Crank is a condition in which a ship (especially a sailing ship) heels abnormally, and recovers slowly under the action of the wind. If a ship makes long, slow rolls and takes time resuming a vertical position, it is referred to as crank, cranky, crank-sided, tender, or tender-sided. If the ship snaps back to its vertical position when heeled, it is called ʻstiff.ʼ Stiffness refers to a ship's power to stand up to her canvas, and will offer great resistance to inclination from the upright, when under sail.[1] Although stiff is considered good in the case of many ships, there are extreme cases in which the vessel will be too stiff and resist the tendency to heel under wind pressure, which may cause damage to masts, rigging, and structure. According to Arthur Nelson, “most new Tudor ships were affected slightly on completion, one way or the other."[2]

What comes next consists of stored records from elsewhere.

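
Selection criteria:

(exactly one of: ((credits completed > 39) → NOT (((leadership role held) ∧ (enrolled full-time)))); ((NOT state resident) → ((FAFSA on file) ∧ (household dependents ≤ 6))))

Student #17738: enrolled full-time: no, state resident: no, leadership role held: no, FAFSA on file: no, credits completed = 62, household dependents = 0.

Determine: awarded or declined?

Awarded

Atomic conditions:
  credits completed > 39: 62 > 39 is true
  leadership role held: no → false
  enrolled full-time: no → false
  NOT state resident: no → true
  FAFSA on file: no → false
  household dependents ≤ 6: 0 ≤ 6 is true
Combine:
[1.2.1] false AND false = false
[1.2] NOT false = true
[1] true → true = true
[2.2] false AND true = false
[2] true → false = false
[root] exactly-one(true, false) = true
Overall: true → awarded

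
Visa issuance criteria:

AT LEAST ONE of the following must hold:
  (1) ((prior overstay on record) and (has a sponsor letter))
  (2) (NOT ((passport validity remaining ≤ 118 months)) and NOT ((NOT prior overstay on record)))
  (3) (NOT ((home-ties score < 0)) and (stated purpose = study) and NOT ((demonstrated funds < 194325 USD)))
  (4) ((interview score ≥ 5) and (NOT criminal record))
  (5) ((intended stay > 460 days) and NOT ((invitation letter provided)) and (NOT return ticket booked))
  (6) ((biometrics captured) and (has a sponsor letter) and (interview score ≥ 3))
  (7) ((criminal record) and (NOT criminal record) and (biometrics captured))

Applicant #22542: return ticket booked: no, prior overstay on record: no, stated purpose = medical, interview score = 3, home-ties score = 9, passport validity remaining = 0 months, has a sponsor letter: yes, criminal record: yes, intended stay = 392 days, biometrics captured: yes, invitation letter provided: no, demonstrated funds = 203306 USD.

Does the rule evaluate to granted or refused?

Granted

Atomic conditions:
  prior overstay on record: no → false
  has a sponsor letter: yes → true
  passport validity remaining ≤ 118 months: 0 ≤ 118 is true
  NOT prior overstay on record: no → true
  home-ties score < 0: 9 < 0 is false
  stated purpose = study: medical == study is false
  demonstrated funds < 194325 USD: 203306 < 194325 is false
  interview score ≥ 5: 3 ≥ 5 is false
  NOT criminal record: yes → false
  intended stay > 460 days: 392 > 460 is false
  invitation letter provided: no → false
  NOT return ticket booked: no → true
  biometrics captured: yes → true
  interview score ≥ 3: 3 ≥ 3 is true
  criminal record: yes → true
Combine:
[1] false AND true = false
[2.1] NOT true = false
[2.2] NOT true = false
[2] false AND false = false
[3.1] NOT false = true
[3.3] NOT false = true
[3] true AND false AND true = false
[4] false AND false = false
[5.2] NOT false = true
[5] false AND true AND true = false
[6] true AND true AND true = true
[7] true AND false AND true = false
[root] false OR false OR false OR false OR false OR true OR false = true
Overall: true → granted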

The reason a ship may be crank cannot be summarized as one precise, underlying cause, but rather as anything that may affect the relationship of the centre of buoyancy and the centre of gravity to each other; essentially, anything that affects the ship's stability.

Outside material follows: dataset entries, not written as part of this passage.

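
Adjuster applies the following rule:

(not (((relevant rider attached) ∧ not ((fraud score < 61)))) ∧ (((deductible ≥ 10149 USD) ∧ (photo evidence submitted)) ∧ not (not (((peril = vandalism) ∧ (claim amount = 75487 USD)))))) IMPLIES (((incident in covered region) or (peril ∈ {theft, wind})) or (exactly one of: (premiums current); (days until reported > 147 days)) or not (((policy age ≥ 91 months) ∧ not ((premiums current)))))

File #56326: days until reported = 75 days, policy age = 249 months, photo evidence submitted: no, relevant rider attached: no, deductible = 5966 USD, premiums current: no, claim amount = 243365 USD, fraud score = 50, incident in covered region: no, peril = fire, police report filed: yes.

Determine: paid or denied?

Atomic conditions:
  relevant rider attached: no → false
  fraud score < 61: 50 < 61 is true
  deductible ≥ 10149 USD: 5966 ≥ 10149 is false
  photo evidence submitted: no → false
  peril = vandalism: fire == vandalism is false
  claim amount = 75487 USD: 243365 == 75487 is false
  incident in covered region: no → false
  peril ∈ {theft, wind}: fire is not in the set → false
  premiums current: no → false
  days until reported > 147 days: 75 > 147 is false
  policy age ≥ 91 months: 249 ≥ 91 is true
Combine:
[1.1.1.2] NOT true = false
[1.1.1] false AND false = false
[1.1] NOT false = true
[1.2.1] false AND false = false
[1.2.2.1.1] false AND false = false
[1.2.2.1] NOT false = true
[1.2.2] NOT true = false
[1.2] false AND false = false
[1] true AND false = false
[2.1] false OR false = false
[2.2] exactly-one(false, false) = false
[2.3.1.2] NOT false = true
[2.3.1] true AND true = true
[2.3] NOT true = false
[2] false OR false OR false = false
[root] false → false (antecedent false ⇒ implication holds) = true
Overall: true → paid

Paid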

The stability of a ship will at any moment depend:

  • on her external form and proportions
  • on her immediate comparative displacement and depth of immersion
  • on the momentary distribution of her weights, as affecting the position of her ʻcentre of gravityʼ[3]

The summation of all the weights is an important aspect of the stability of a ship. Fixtures, fittings, masts, rigging, crew, ballast, etc., will affect a ship's stability based on their individual movements about the centreline of the ship. These weights will exert a downward force on the vertical centreline (imagining a line drawn through the centre of the ship and the metacentre is the point in the middle). The centre of the submerged part of the hull acts as an upward force on the vertical centreline, and so these two forces have to be balanced with the sea at the waterline of the ship when it is at rest.

By looking at the various weights, distributions and contributing factors that may effect its buoyancy, remedies can be attempted to solve what has affected the ship's stability. In the case of the Gresham Ship (1574), furring was the chosen method to solve its crankness.

References

  1. Cusack-Smith, Sir W. (1886). Our War-ships, A Naval Essay. London: Kegan Paul, Trench & co. p. 24.
  2. Nelson, Arthur (2001). The Tudor Navy: The Ships, Men & Organisation, 1485–1603. USA: Unknown. p. 219.
  3. Cusack-Smith, Sir W. (1886). Our War-ships, A Naval Essay. London: Kegan Paul, Trench & co. p. 19.
  • Wagstaffe, Cate. 2010. Furring in the light of 16th century ship design. MA thesis, SDU: Esbjerg.